Les éléments précités pour ceux antérieurs à 2014 et qui peuvent être pris en compte, montrent pour la plupart que le signe ASPIVENIN est utilisé dans les articles de presse comme la désignation de la pompe à aspirer le venin ‘ l’Aspivenin ou « type Aspivenin » – seuls le « Guide du routard » en 2002 mentionnant le « célèbre ASPIVENIN® ». En outre, les quelques publicités figurant en 2013 dans la brochure mensuelle mise à disposition de ses passagers par la compagnie aérienne Air France ou dans deux numéros de 2013 du Moniteur des pharmaciens et identifiant la marque ASPIVENIN comme provenant de la société Aspilabo sont insuffisants à caractériser l’acquisition du caractère distinctif de la marque ASPIVENIN par l’usage en tant que marque à savoir comme se référant à un usage aux fins de l’identification par les milieux intéressés (professionnels de santé ou consommateur moyen) du produit comme provenant d’une entreprise déterminée.
Aussi, il n’est pas établi que le signe ASPIVENIN est devenu apte, dans l’esprit du consommateur moyen, à identifier les produits désignés à son enregistrement comme provenant de la société Domes Pharma SC.
Le jugement qui a annulé la marque française n°1259051 et la marque communautaire n° 72710 ASPIVENIN en ce qu’elles désignent les pompes d’hygiène médicale à aspirer le venin sera pour ces motifs confirmé.

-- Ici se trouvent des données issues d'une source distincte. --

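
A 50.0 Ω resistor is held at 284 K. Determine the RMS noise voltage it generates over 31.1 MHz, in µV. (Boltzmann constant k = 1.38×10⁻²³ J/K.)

V_n = √(4kTRB)
4kTRB = 4 × 1.38×10⁻²³ × 284 × 5.00×10¹ × 3.11×10⁷ = 2.44×10⁻¹¹ V²
V_n = √(2.44×10⁻¹¹) = 4.94×10⁻⁶ V = 4.94 µV

4.94 µV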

Les demandes de nullité de la marque ASPIVEX n°3948347 et au titre de la contrefaçon seront en conséquence rejetées.
Sur les autres demandes
L’article 639 du code de procédure civile dispose que la juridiction de renvoi statue sur la charge de tous les dépens exposés devant les juridictions du fond y compris sur ceux afférents à la décision cassée.

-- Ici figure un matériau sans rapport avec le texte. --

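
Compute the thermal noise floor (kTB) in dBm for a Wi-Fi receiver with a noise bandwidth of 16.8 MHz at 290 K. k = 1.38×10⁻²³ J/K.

−101.7 dBm

P_n = kTB = 1.38×10⁻²³ × 290 × 1.68×10⁷ = 6.72×10⁻¹⁴ W
In dBm: 10 log₁₀(6.72×10⁻¹⁴ / 10⁻³) = −101.7 dBm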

Le sens de l’arrêt conduit à infirmer les dispositions du jugement concernant les dépens et les frais irrépétibles.
Parties perdantes, les sociétés Laboratoires Novodex Pharma et N2P seront condamnées in solidum aux dépens de première instance et d’appel et à payer à la société Laboratoires Domes Pharma SC en application de l’article 700 du code de procédure civile, une indemnité qui sera, en équité, fixée à la somme de 10 000 euros au titre des frais irrépétibles de première instance et d’appel, les sociétés Sabaviam, Laboratoires Novodex Pharma et N2P étant déboutées de leur demande à ce titre.
PAR CES MOTIFS
La cour, dans les limites de la saisine,
Confirme le jugement entrepris sauf en ses dispositions relatives aux dépens et frais irrépétibles,
Y ajoutant,
Rejette les demandes de la société Domes Pharma SC tendant à la nullité de la marque ASPIVEX n°3948347 et au titre de la contrefaçon de marques ;
Condamne in solidum les sociétés Laboratoires Novodex Pharma et N2P Distribution à payer à la société Domes Pharma SC la somme de 10 000 euros au titre des frais irrépétibles de première instance et d’appel,
Déboute les sociétés Sabaviam, Laboratoires Novodex Pharma et N2P Distribution de leur demande au titre de l’article 700 du code de procédure civile,
Condamne in solidum les sociétés Laboratoires Novodex Pharma et N2P Distribution aux dépens de première instance et d’appel.